Early in 2019, Mendes, drawing on his background as a theater director, blocked out the action on a London soundstage using cardboard boxes as stand-ins for ruined farmhouses and sniper positions. His team then traveled to southwestern England. “We rehearsed in fields and snow and rain and bitter winds,” Gassner recalls. “It was very harsh work.”
The film begins and ends in the trenches, with more than 5,200 feet of period-perfect ditches designed to accommodate walk-and-talk scenes between stars George MacKay and Dean-Charles Chapman. “Sam, Roger and I walked the trenches, measuring it to the dialogue,” Gassner says. “It was all about accuracy, with Roger and Sam basically choreographing the movement. I’ve worked with Roger for 38 years, Sam for 19. We figured out what had to be done, and then we did it because we all share this passion for getting it right.”

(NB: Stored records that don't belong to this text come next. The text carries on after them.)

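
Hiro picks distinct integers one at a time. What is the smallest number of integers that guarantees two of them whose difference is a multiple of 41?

42

Integers whose pairwise differences are multiples of 41 are exactly those sharing a remainder mod 41. Pigeonhole: the 41 residue classes mod 41 are the pigeonholes.
With 41 integers one could put 1 in each residue class and have no class reach 2.
The 42nd integer pushes some class to 2, so 41·1 + 1 = 42.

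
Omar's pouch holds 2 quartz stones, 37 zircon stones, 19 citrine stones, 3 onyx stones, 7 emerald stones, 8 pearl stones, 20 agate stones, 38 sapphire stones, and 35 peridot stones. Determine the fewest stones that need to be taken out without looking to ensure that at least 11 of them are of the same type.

71

An adversary could hand out at most 10 stones per type (4 types run out sooner): 2 + 10 + 10 + 3 + 7 + 8 + 10 + 10 + 10 = 70 stones and still no type has 11.
One more stone lands in a type already at 10, so 71 draws are enough and 70 are not.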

To construct the type of trenches that millions of soldiers called home during World War, Gassner pored over some 50,000 archival images and spent two weeks in France. There, he studied trenches and tunnels that had been restored at Vimy Ridge, site of a massive World War I battle. “We mimicked the way the British army would have built these trenches and the same with the Germans. The trenches were very reflective of the personalities of the countries that built them.”

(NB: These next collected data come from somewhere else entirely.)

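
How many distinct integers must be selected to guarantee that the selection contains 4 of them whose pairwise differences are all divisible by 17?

Integers whose pairwise differences are multiples of 17 are exactly those sharing a remainder mod 17. The 17 residue classes mod 17 are the pigeonholes.
With 51 integers one could put 3 in each residue class and have no class reach 4.
The 52nd integer pushes some class to 4, so 17·3 + 1 = 52.

52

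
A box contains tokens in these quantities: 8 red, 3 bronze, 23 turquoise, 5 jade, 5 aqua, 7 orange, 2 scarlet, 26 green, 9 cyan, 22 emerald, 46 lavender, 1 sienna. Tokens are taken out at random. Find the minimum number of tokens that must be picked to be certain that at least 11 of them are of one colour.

81

An adversary could hand out at most 10 tokens per colour (8 colours run out sooner): 8 + 3 + 10 + 5 + 5 + 7 + 2 + 10 + 9 + 10 + 10 + 1 = 80 tokens and still no colour has 11.
One more token lands in a colour already at 10, so 81 draws are enough and 80 are not.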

German-engineered trenches were rectilinear, capacious, concrete-lined structures. British trenches had a more homespun look, lined with woven wheat straw used to make thatched roofs for traditional English cottages. “We sourced the same materials that existed back then and our art department built it the same way the soldiers themselves dug the trenches back in 1917,” Gassner says. “Same thing with costume designer Jacqueline Durran’s uniforms, which were made from mouton wool used by the British Army in World War I. It became heavy when wet. We wanted to show the experience of what these soldiers really had to go through.”
The Art of War
Mendes modeled 1917 on World War I stories told by his grandfather, an English soldier, who at 5 feet, 4 inches, was assigned to carry messages because he could travel unseen by enemy troops under cover of the five-and-a-half-foot mist that typically hovered over the battlefield. In honor of those who fought and suffered during what was once called “The Great War,” Gassner sought to impart a certain austere beauty to the bombed-out farmhouses, the ruined villages, the wrecked bridges, the cannons and craters, which were all built from scratch for the film.
“Working with Sam on Jarhead, I had to find a safe place to protect myself because we were dealing with such horrific things,” Gassner says. “That’s when I came up with this term for myself, ‘the art of war.’ You’re trying to protect the audience a little bit by letting the human story come through rather than just showing the atrocities. With 1917, I said to the art department ‘When in doubt, make it as beautiful as possible, even though we’re dealing with horrific things.’ It has to do with respect. Respect for the experience these soldiers had to go through.”
1917 is currently out in limited release with a wide release slated for Jan. 10.